Often, the low-hanging fruit includes evidence that already exists - e.g., in databases, surveys that have already been run, reports that have already been written, the advice of a few key experts (including but not limited to researchers, managers, frontline staff, and community representatives).
One day my colleague Judy Oakden called me, with an interesting challenge. While collating data in an evaluation that had not planned to look at VfM, she saw that there was possibly sufficient evidence to add a VfM component. This would considerably strengthen the evaluation and she realised that from the client’s point of view, this would be valued. She approached me to look at the existing data they had, to assess what warrantable claims we could make from a VfM perspective.
We decided there was enough data to add a section on the value generated by the program. So we worked together to define the value proposition of the program, and used the available evidence to make an assessment of the extent to which the program was meeting its value proposition - including transparency about what that evidence couldn’t tell us. You can see the report here. I think Judy Oakden and Kellie Spee did a great job within the constraints of the project!
3. Rapid sense-making workshops
What if all you needed to do was harness the expert knowledge of key stakeholders? Sometimes a workshop can provide the reasoning, the evidence and the engagement all rolled into one.
To illustrate, you could:
Organise a workshop of (say) 6-8 key stakeholders
Ply them with coffee
Facilitate a discussion to identify VfM criteria, prioritise the most important ones, and reach agreement on 'what good looks like'
Break for lunch
Come back and make a rapid assessment of how well the program is performing against the criteria - tapping into the formal and tacit knowledge of the group to judge performance, record the rationale, and brainstorm opportunities to improve VfM.
In one project where the organisation’s internal M&E team had already developed their own rubrics, the VfM assessment was completed in a 90-minute workshop! Usually though, it takes a little longer.
In another project, we held two 3-hour workshops, two weeks apart, for criteria development and judgement-making respectively. In between, we set participants homework of finding and reviewing available evidence.
These sorts of processes can work well when participants already have good evidence or experience of the program, and when the principal value of the assessment is the opportunity to reflect, learn and identify areas to strengthen VfM.

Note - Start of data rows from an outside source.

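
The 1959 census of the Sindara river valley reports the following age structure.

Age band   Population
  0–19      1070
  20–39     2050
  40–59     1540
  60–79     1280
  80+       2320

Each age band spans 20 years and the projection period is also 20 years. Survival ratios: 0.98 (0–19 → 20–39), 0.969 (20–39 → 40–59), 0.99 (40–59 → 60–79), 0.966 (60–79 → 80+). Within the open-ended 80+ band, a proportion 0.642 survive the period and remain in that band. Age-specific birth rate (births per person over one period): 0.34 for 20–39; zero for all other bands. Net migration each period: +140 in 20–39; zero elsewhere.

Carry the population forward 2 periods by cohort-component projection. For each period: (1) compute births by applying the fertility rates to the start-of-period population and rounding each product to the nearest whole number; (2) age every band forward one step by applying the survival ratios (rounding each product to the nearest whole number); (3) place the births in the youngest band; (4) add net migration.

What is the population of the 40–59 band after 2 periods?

1152

Period 1:
Births: 2050 * 0.34 = 697
20–39: 1070 * 0.98 = 1049
40–59: 2050 * 0.969 = 1986
60–79: 1540 * 0.99 = 1525
80+: 1280 * 0.966 + 2320 * 0.642 = 1236 + 1489 = 2725
Net migration: 20–39 + 140 → 1189
End of period: [697, 1189, 1986, 1525, 2725]
Period 2:
Births: 1189 * 0.34 = 404
20–39: 697 * 0.98 = 683
40–59: 1189 * 0.969 = 1152
60–79: 1986 * 0.99 = 1966
80+: 1525 * 0.966 + 2725 * 0.642 = 1473 + 1749 = 3222
Net migration: 20–39 + 140 → 823
End of period: [404, 823, 1152, 1966, 3222]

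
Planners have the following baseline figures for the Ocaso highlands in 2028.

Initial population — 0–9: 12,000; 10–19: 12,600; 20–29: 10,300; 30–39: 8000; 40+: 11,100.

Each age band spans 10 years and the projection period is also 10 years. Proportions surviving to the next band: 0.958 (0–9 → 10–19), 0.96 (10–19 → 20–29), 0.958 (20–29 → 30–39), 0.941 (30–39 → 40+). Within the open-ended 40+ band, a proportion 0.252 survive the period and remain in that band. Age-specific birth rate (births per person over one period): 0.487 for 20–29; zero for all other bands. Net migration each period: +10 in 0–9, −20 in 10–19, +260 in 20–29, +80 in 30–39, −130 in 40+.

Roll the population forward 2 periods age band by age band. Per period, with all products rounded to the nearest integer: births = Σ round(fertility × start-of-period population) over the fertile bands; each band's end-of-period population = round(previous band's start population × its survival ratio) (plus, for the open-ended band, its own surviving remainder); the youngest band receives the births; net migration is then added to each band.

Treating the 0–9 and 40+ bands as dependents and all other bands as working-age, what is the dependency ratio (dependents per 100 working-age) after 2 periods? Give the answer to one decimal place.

63.7

Call the bands 1 to 5, youngest first.
Period 1:
Births: 10300 * 0.487 = 5016
Band 2: 12000 * 0.958 = 11496
Band 3: 12600 * 0.96 = 12096
Band 4: 10300 * 0.958 = 9867
Band 5: 8000 * 0.941 + 11100 * 0.252 = 7528 + 2797 = 10325
Net migration: Band 1 + 10 → 5026; Band 2 − 20 → 11476; Band 3 + 260 → 12356; Band 4 + 80 → 9947; Band 5 − 130 → 10195
→ [5026, 11476, 12356, 9947, 10195]
Period 2:
Births: 12356 * 0.487 = 6017
Band 2: 5026 * 0.958 = 4815
Band 3: 11476 * 0.96 = 11017
Band 4: 12356 * 0.958 = 11837
Band 5: 9947 * 0.941 + 10195 * 0.252 = 9360 + 2569 = 11929
Net migration: Band 1 + 10 → 6027; Band 2 − 20 → 4795; Band 3 + 260 → 11277; Band 4 + 80 → 11917; Band 5 − 130 → 11799
→ [6027, 4795, 11277, 11917, 11799]
Dependents (band 0–9 + band 40+) = 6027 + 11799 = 17826; working-age = 27989; ratio = 17826/27989 × 100 = 63.7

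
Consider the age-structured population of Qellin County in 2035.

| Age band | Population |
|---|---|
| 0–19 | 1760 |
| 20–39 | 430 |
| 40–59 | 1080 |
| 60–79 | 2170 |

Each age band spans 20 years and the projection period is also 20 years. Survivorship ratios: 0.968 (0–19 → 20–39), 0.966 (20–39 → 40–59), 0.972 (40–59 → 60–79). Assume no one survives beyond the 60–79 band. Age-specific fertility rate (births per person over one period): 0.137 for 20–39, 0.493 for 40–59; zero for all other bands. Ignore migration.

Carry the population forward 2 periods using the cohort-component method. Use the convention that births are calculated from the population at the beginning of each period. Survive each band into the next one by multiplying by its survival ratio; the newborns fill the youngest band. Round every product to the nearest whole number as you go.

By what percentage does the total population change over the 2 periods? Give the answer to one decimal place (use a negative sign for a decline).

Period 1.
Births: 430 × 0.137 = 59  |  1080 × 0.493 = 532 — total 591
20–39: 1760 × 0.968 = 1704
40–59: 430 × 0.966 = 415
60–79: 1080 × 0.972 = 1050
→ [591, 1704, 415, 1050]
Period 2.
Births: 1704 × 0.137 = 233  |  415 × 0.493 = 205 — total 438
20–39: 591 × 0.968 = 572
40–59: 1704 × 0.966 = 1646
60–79: 415 × 0.972 = 403
→ [438, 572, 1646, 403]
Total: 5440 → 3059; change = -2381; percentage change = -43.8%

-43.8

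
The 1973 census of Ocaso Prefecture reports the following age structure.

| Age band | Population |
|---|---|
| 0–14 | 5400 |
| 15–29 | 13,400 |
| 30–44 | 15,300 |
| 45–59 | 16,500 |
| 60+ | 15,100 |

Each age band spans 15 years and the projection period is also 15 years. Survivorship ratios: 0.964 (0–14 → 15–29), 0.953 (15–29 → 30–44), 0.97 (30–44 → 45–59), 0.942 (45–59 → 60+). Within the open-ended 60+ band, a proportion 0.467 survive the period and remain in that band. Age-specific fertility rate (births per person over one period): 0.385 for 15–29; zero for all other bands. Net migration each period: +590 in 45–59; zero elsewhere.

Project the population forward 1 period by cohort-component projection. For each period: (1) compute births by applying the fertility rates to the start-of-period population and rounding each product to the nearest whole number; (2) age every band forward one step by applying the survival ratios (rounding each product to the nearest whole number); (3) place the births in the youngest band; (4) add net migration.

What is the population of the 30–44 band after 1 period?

Call the groups 1 to 5, youngest first.
[period 1]
Births: 13400 × 0.385 = 5159
Group 2: 5400 × 0.964 = 5206
Group 3: 13400 × 0.953 = 12770
Group 4: 15300 × 0.97 = 14841
Group 5: 16500 × 0.942 + 15100 × 0.467 = 15543 + 7052 = 22595
Net migration: Group 4 + 590 → 15431
Giving 5159 / 5206 / 12770 / 15431 / 22595.

12770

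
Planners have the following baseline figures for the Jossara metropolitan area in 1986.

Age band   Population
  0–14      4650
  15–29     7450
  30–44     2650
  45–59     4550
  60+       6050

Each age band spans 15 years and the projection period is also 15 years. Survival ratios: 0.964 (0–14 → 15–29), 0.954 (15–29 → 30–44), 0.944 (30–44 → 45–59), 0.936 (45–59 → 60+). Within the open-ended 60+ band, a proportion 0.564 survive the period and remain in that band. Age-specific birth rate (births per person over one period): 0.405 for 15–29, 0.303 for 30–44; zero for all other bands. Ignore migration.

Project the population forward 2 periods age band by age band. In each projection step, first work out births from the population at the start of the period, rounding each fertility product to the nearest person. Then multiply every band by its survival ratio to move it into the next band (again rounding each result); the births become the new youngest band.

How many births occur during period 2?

Numbering the bands 1..5 from youngest to oldest:
Period 1:
Births: 7450 × 0.405 = 3017  |  2650 × 0.303 = 803 ⇒ total 3820
Band 2: 4650 × 0.964 = 4483
Band 3: 7450 × 0.954 = 7107
Band 4: 2650 × 0.944 = 2502
Band 5: 4550 × 0.936 + 6050 × 0.564 = 4259 + 3412 = 7671
Population now: 0–14=3820, 15–29=4483, 30–44=7107, 45–59=2502, 60+=7671
Period 2:
Births: 4483 × 0.405 = 1816  |  7107 × 0.303 = 2153 ⇒ total 3969
Band 2: 3820 × 0.964 = 3682
Band 3: 4483 × 0.954 = 4277
Band 4: 7107 × 0.944 = 6709
Band 5: 2502 × 0.936 + 7671 × 0.564 = 2342 + 4326 = 6668
Population now: 0–14=3969, 15–29=3682, 30–44=4277, 45–59=6709, 60+=6668

3969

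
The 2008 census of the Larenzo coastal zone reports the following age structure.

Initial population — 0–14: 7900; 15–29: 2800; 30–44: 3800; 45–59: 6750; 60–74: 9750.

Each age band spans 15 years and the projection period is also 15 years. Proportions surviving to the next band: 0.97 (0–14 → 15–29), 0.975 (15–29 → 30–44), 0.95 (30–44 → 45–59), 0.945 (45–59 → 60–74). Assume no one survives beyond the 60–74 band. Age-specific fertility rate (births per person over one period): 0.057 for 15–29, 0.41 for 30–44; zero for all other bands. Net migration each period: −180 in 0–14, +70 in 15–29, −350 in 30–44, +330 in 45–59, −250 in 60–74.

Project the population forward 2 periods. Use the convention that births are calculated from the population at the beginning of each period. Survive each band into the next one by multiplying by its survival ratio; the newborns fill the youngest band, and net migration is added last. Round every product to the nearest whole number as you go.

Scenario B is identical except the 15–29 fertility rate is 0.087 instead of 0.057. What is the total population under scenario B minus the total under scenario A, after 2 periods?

— Period 1 —
Births: 2800 × 0.057 = 160, 3800 × 0.41 = 1558 → 1718
15–29: 7900 × 0.97 = 7663
30–44: 2800 × 0.975 = 2730
45–59: 3800 × 0.95 = 3610
60–74: 6750 × 0.945 = 6379
Net migration: 0–14 − 180 → 1538; 15–29 + 70 → 7733; 30–44 − 350 → 2380; 45–59 + 330 → 3940; 60–74 − 250 → 6129
Population now: 0–14=1538, 15–29=7733, 30–44=2380, 45–59=3940, 60–74=6129
— Period 2 —
Births: 7733 × 0.057 = 441, 2380 × 0.41 = 976 → 1417
15–29: 1538 × 0.97 = 1492
30–44: 7733 × 0.975 = 7540
45–59: 2380 × 0.95 = 2261
60–74: 3940 × 0.945 = 3723
Net migration: 0–14 − 180 → 1237; 15–29 + 70 → 1562; 30–44 − 350 → 7190; 45–59 + 330 → 2591; 60–74 − 250 → 3473
Population now: 0–14=1237, 15–29=1562, 30–44=7190, 45–59=2591, 60–74=3473
Scenario A total after 2 periods: 16053
Scenario B projection —
— Period 1 —
Births: 2800 × 0.087 = 244, 3800 × 0.41 = 1558 → 1802
15–29: 7900 × 0.97 = 7663
30–44: 2800 × 0.975 = 2730
45–59: 3800 × 0.95 = 3610
60–74: 6750 × 0.945 = 6379
Net migration: 0–14 − 180 → 1622; 15–29 + 70 → 7733; 30–44 − 350 → 2380; 45–59 + 330 → 3940; 60–74 − 250 → 6129
Population now: 0–14=1622, 15–29=7733, 30–44=2380, 45–59=3940, 60–74=6129
— Period 2 —
Births: 7733 × 0.087 = 673, 2380 × 0.41 = 976 → 1649
15–29: 1622 × 0.97 = 1573
30–44: 7733 × 0.975 = 7540
45–59: 2380 × 0.95 = 2261
60–74: 3940 × 0.945 = 3723
Net migration: 0–14 − 180 → 1469; 15–29 + 70 → 1643; 30–44 − 350 → 7190; 45–59 + 330 → 2591; 60–74 − 250 → 3473
Population now: 0–14=1469, 15–29=1643, 30–44=7190, 45–59=2591, 60–74=3473
Scenario B total after 2 periods: 16366
Difference B − A = 16366 − 16053 = 313

313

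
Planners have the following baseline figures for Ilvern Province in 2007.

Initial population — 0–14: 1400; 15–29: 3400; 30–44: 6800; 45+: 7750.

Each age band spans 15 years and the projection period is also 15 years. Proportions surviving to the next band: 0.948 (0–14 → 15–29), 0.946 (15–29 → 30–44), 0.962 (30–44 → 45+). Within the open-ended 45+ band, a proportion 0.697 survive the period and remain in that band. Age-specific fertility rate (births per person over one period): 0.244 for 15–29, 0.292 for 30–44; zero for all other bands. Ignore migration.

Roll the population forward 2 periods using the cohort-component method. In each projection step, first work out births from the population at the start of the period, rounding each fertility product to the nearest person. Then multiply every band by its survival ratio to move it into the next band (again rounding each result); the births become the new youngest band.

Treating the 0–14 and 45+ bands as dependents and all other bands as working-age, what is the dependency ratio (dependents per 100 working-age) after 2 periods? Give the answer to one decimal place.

323.1

Let band 1 be 0–14 through band 4 = 45+.
Period 1:
Births: 3400 × 0.244 = 830  |  6800 × 0.292 = 1986 → total 2816
Band 2: 1400 × 0.948 = 1327
Band 3: 3400 × 0.946 = 3216
Band 4: 6800 × 0.962 + 7750 × 0.697 = 6542 + 5402 = 11944
Population now: 0–14=2816, 15–29=1327, 30–44=3216, 45+=11944
Period 2:
Births: 1327 × 0.244 = 324  |  3216 × 0.292 = 939 → total 1263
Band 2: 2816 × 0.948 = 2670
Band 3: 1327 × 0.946 = 1255
Band 4: 3216 × 0.962 + 11944 × 0.697 = 3094 + 8325 = 11419
Population now: 0–14=1263, 15–29=2670, 30–44=1255, 45+=11419
Dependents (band 0–14 + band 45+) = 1263 + 11419 = 12682; working-age = 3925; ratio = 12682/3925 × 100 = 323.1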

4. Include break-even analysis
Not enough time, budget, or data to do a full CBA? Consider doing a break-even analysis. While a CBA comprehensively identifies, values and compares the benefits and costs of a program, break-even analysis has the more modest aim of estimating what it would take (or what we'd have to assume) for benefits to just equal costs. This can give us a sense of the performance threshold a program would have to meet to give a positive return on investment. Even with incomplete information, break-even analysis can often help us make a defensible judgement about the prospects of a program creating more value than it consumes. For examples, see here and here.
Bottom line
VfM assessment needs to be proportionate. Four principles provide a minimum specification for designing and implementing a quality VfM assessment: evaluative reasoning, mixed methods, stakeholder participation, and inter-disciplinary thinking.
Like a good tailor, you can choose cloth that suits the budget and trim it to the right size. But just like a tailor, there's always a minimum level of skill and effort required to do a decent job. Too cheap or too quick will end in disappointment, perhaps even harm.
I’ve only shared four examples of minimalist strategies. They’re useful strategies but they’re not the last word, they aren’t suited to every occasion - and they’re no match for your creativity. Go forth and problem-solve!